Who did she think she was? The only woman who could calm him down?

“I’m sorry if I took it out on you.”

“You didn’t.”

“I’m sure I did, when I was doing up my shirt buttons. I’m sure I snapped at you.”

Shirt buttons. Did he have to go there now, in this moment?

“It doesn’t matter.”

He looked away. “No, I guess not.” He reached for her plate and cleared the table. She tried to stand up, feeling guilty that he was doing this alone, but she needed a moment to still her beating heart.

They’d spoken so much, but she was still left feeling that their conversation had been full of unsaid things.

She waited for him to return from the kitchen. “We could watch a movie,” she suggested, feeling perky. Watching something would ease the simmering tension that had suddenly crept in. Her heart was doing that strange, fluttering, fast-beating thing again. Maybe she had a condition her mother wasn’t aware of. Maybe it was something on her father’s side?

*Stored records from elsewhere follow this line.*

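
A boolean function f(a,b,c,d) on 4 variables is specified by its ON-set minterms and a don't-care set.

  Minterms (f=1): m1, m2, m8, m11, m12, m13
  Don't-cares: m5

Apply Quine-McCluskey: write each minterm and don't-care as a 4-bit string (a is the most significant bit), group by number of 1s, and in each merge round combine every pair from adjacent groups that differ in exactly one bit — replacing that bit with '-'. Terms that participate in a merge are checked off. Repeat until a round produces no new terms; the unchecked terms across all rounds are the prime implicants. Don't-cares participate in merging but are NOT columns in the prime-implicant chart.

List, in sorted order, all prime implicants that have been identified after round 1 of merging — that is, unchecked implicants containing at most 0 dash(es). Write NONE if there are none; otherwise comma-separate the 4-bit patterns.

0010, 1011

size-2^0 implicants → 0001(✓)  0010  0101(✓)  1000(✓)  1011  1100(✓)  1101(✓)
size-2^1 implicants → -101  0-01  1-00  110-
Unchecked terms (primes): -101, 0-01, 0010, 1-00, 1011, 110-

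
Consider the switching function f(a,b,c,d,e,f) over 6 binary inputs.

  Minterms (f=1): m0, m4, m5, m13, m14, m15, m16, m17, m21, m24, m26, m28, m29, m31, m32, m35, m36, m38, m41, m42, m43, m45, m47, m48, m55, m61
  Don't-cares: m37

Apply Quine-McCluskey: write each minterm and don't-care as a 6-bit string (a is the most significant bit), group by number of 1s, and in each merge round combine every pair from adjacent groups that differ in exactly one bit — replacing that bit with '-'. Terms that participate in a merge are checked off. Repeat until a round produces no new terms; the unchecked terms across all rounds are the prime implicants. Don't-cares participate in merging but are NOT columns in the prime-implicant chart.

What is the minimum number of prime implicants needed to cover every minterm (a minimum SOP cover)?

[col 0] 000000*, 000100*, 000101*, 001101*, 001110*, 001111*, 010000*, 010001*, 010101*, 011000*, 011010*, 011100*, 011101*, 011111*, 100000*, 100011*, 100100*, 100101*, 100110*, 101001*, 101010*, 101011*, 101101*, 101111*, 110000*, 110111, 111101*
[col 1] -00000*, -00100*, -00101*, -01101*, -01111*, -10000*, -11101*, 0-0000*, 0-0101*, 0-1101*, 0-1111*, 00-101*, 000-00*, 00010-*, 0011-1*, 00111-, 01-000, 01-101*, 010-01, 01000-, 011-00, 0110-0, 0111-1*, 01110-, 1-0000*, 1-1101*, 10-011, 10-101*, 100-00*, 1001-0, 10010-*, 101-01*, 101-11*, 1010-1*, 10101-, 1011-1*
[col 2] --0000, --1101, -0-101, -00-00, -0010-, -011-1, 0--101, 0-11-1, 101--1
Prime implicants: --0000, --1101, -0-101, -00-00, -0010-, -011-1, 0--101, 0-11-1, 00111-, 01-000, 010-01, 01000-, 011-00, 0110-0, 01110-, 10-011, 1001-0, 101--1, 10101-, 110111
PI chart (minterm → PIs covering it):
  0 | --0000,-00-00
  4 | -00-00,-0010-
  5 | -0-101,-0010-,0--101
  13 | --1101,-0-101,-011-1,0--101,0-11-1
  14 | 00111-  (sole → essential)
  15 | -011-1,0-11-1,00111-
  16 | --0000,01-000,01000-
  17 | 010-01,01000-
  21 | 0--101,010-01
  24 | 01-000,011-00,0110-0
  26 | 0110-0  (sole → essential)
  28 | 011-00,01110-
  29 | --1101,0--101,0-11-1,01110-
  31 | 0-11-1  (sole → essential)
  32 | --0000,-00-00
  35 | 10-011  (sole → essential)
  36 | -00-00,-0010-,1001-0
  38 | 1001-0  (sole → essential)
  41 | 101--1  (sole → essential)
  42 | 10101-  (sole → essential)
  43 | 10-011,101--1,10101-
  45 | --1101,-0-101,-011-1,101--1
  47 | -011-1,101--1
  48 | --0000  (sole → essential)
  55 | 110111  (sole → essential)
  61 | --1101  (sole → essential)
Essential prime implicants: --0000, --1101, 0-11-1, 00111-, 0110-0, 10-011, 1001-0, 101--1, 10101-, 110111
Petrick residual → -0010-, 010-01, 011-00
Minimum SOP uses 13 PIs: c'd'e'f' + cde'f + b'c'de' + a'cdf + a'b'cde + a'bc'e'f + a'bce'f' + a'bcd'f' + ab'd'ef + ab'c'df' + ab'cf + ab'cd'e + abc'def

13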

Dominic returned and reached for his jacket. “I’m going to see Helen. I might not be back until the early hours, so don’t wait up.”

In her euphoria, she’d forgotten all about the other woman. Her chest tightened, making it harder to breathe as she watched him leave. There was more to what he and Helen had. “Don’t rush back on account of me.”

“Goodnight, Eleni.” But he didn’t turn around to say it.

“Goodnight, Dominic,” she said to the back of his head, hating that he was going to his friends-with-benefits lawyer because it was so boring for him to stay here with her.